Extended Data Fig. 6: Characteristics of T cell subsets across the entire lifespan.

From: Integrating single-cell RNA and T cell/B cell receptor sequencing with mass cytometry reveals dynamic trajectories of human peripheral immune cells from birth to old age

Extended Data Fig. 6

a. Bar plot showing the percentage of TCR detection in each αβ T cell subset and in total αβ T cells. b. Bar plot showing the frequency of CDR3 amino acid length from TCR α-chains (top panel) and TCR β-chains (bottom panel) across eight life stages. Error bar shows the mean ± SEM. c. Box plots showing the clonal expansion levels of each αβ T cell subset quantified by STARTRAC-expa metric in αβ T cell subsets across 13 age groups. d.
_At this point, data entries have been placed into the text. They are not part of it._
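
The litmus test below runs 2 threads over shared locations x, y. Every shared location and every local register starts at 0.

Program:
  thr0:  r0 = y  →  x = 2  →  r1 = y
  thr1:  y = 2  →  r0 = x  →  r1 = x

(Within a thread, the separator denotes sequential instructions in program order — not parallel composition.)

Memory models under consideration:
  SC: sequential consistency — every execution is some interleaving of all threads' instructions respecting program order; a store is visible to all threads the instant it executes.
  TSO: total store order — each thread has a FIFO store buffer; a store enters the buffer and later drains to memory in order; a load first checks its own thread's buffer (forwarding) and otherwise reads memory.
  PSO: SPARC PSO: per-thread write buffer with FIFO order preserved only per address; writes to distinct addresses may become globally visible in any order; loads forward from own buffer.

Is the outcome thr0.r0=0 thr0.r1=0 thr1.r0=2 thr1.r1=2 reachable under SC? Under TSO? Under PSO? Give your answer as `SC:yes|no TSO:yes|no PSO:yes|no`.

outcome vector order: (thr0.r0,thr0.r1,thr1.r0,thr1.r1)
SC: 7 outcomes — {0022, 0200, 0202, 0222, 2200, 2202, 2222}
TSO: 9 outcomes — {0000, 0002, 0022, 0200, 0202, 0222, 2200, 2202, 2222}
PSO: 9 outcomes — {0000, 0002, 0022, 0200, 0202, 0222, 2200, 2202, 2222}
target 0022 ∈ {SC,TSO,PSO}

SC:yes TSO:yes PSO:yes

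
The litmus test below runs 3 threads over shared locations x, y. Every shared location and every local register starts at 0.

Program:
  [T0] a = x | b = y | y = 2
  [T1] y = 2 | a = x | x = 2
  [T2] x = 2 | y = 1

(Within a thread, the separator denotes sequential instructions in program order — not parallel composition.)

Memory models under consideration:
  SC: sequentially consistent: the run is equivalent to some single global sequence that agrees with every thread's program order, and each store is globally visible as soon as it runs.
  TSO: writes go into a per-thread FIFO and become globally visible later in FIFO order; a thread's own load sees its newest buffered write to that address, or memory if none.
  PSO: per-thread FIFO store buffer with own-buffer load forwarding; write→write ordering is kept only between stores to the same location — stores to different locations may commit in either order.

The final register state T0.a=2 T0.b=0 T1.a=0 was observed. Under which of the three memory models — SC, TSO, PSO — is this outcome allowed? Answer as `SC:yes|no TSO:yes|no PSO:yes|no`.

SC:no TSO:yes PSO:yes

outcome vector order: (T0.a,T0.b,T1.a)
SC (11): 0/0/0 0/0/2 0/1/0 0/1/2 0/2/0 0/2/2 2/0/2 2/1/0 2/1/2 2/2/0 2/2/2
TSO (12): 0/0/0 0/0/2 0/1/0 0/1/2 0/2/0 0/2/2 2/0/0 2/0/2 2/1/0 2/1/2 2/2/0 2/2/2
PSO (12): 0/0/0 0/0/2 0/1/0 0/1/2 0/2/0 0/2/2 2/0/0 2/0/2 2/1/0 2/1/2 2/2/0 2/2/2
target 2/0/0 ∈ {TSO,PSO}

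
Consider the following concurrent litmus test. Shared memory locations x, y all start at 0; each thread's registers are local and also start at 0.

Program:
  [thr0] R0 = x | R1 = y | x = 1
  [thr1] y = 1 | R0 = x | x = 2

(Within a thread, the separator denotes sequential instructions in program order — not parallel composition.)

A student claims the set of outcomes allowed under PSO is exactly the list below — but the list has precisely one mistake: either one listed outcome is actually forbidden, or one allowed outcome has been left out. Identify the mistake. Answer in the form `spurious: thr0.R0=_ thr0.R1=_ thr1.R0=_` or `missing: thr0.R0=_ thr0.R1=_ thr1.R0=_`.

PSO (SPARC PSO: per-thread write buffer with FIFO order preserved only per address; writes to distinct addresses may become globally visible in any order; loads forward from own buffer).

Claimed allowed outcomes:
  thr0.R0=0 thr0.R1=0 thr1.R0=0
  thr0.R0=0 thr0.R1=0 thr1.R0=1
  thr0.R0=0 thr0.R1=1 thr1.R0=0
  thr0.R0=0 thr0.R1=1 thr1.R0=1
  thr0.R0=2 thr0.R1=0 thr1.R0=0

outcome vector order: (thr0.R0,thr0.R1,thr1.R0)
[PSO] allowed = {000, 001, 010, 011, 200, 210}
PSO∖claimed = {210}

missing: thr0.R0=2 thr0.R1=1 thr1.R0=0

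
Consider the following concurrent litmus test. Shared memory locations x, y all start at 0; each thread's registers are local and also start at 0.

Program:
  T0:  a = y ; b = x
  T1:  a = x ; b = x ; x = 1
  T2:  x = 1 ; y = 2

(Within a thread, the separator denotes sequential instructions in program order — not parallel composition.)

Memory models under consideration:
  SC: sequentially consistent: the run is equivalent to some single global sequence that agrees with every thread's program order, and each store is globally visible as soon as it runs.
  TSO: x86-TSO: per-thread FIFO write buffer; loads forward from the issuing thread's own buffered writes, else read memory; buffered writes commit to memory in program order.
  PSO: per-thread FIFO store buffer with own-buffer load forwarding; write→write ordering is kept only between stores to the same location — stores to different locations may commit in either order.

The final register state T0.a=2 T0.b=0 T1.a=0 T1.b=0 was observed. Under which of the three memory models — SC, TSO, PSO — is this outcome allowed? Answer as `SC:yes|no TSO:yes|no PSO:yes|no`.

SC:no TSO:no PSO:yes

outcome vector order: (T0.a,T0.b,T1.a,T1.b)
under SC → 0000, 0001, 0011, 0100, 0101, 0111, 2100, 2101, 2111
under TSO → 0000, 0001, 0011, 0100, 0101, 0111, 2100, 2101, 2111
under PSO → 0000, 0001, 0011, 0100, 0101, 0111, 2000, 2001, 2011, 2100, 2101, 2111
target 2000 ∈ {PSO}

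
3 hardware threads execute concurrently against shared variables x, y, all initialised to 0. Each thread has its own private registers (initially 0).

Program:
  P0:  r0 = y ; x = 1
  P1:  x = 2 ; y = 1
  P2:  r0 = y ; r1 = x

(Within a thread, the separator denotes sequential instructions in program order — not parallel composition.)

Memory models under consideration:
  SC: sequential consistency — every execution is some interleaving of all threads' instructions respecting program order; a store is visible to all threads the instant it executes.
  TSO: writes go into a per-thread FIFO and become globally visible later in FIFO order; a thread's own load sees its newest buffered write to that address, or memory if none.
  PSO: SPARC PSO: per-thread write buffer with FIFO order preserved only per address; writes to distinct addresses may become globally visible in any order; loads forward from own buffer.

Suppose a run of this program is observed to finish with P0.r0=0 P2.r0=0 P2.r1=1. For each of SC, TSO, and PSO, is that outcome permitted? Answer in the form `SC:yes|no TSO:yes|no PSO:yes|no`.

SC:yes TSO:yes PSO:yes

outcome vector order: (P0.r0,P2.r0,P2.r1)
SC: 10 outcomes — {(0,0,0), (0,0,1), (0,0,2), (0,1,1), (0,1,2), (1,0,0), (1,0,1), (1,0,2), (1,1,1), (1,1,2)}
TSO: 10 outcomes — {(0,0,0), (0,0,1), (0,0,2), (0,1,1), (0,1,2), (1,0,0), (1,0,1), (1,0,2), (1,1,1), (1,1,2)}
PSO: 12 outcomes — {(0,0,0), (0,0,1), (0,0,2), (0,1,0), (0,1,1), (0,1,2), (1,0,0), (1,0,1), (1,0,2), (1,1,0), (1,1,1), (1,1,2)}
target (0,0,1) ∈ {SC,TSO,PSO}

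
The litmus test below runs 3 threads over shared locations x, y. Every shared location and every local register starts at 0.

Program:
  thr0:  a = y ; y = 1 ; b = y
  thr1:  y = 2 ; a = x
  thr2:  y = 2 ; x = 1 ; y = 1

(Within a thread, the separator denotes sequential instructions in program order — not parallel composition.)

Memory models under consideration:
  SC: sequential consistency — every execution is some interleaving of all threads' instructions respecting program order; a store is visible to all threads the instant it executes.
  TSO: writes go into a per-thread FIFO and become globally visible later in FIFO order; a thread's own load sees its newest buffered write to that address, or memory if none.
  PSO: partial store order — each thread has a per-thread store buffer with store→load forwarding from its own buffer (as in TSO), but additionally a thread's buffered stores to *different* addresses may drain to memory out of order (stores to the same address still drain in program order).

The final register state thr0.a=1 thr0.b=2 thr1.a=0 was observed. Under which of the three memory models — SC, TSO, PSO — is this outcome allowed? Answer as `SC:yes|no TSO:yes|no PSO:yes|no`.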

Box plots showing TCR repertoire diversity in CD4+ naive T cells (CD4_Naive_CCR7; left panel), CD8+ naive T cells (CD8_Naive_LEF1; middle panel) and MAIT cells (CD8_MAIT_SLC4A10; right panel) across eight life stages. The diversity of TCR repertoires was measured by Chao1 method. e. Box plots showing TCR repertoire diversity in CD8_MAIT_SLC4A10 cells across eight life stages. The diversity of TCR repertoires was measured by Inverse Simpson Index. f. Representative gene interaction network of upregulated genes in (Fig. 5k) using the STRING database (https://string-db.org/). Edge thickness represents the strength of data support from the STRING database. g. Box plots showing normalized protein expression of CD161 (encoded by KLRB1) in CD8_MAIT cells in children (1–6 years old), adolescents (12–18 years old), adults (30–60 years old), and the elderly (70–90 years old) based on the CyTOF analyses. In box plots ce and g, median (center line), first and third quartiles (box), and extra 1.5× interquartile ranges (whiskers) are shown, and the black line indicates LOESS regression. CDR3, complementarity-determining region-3.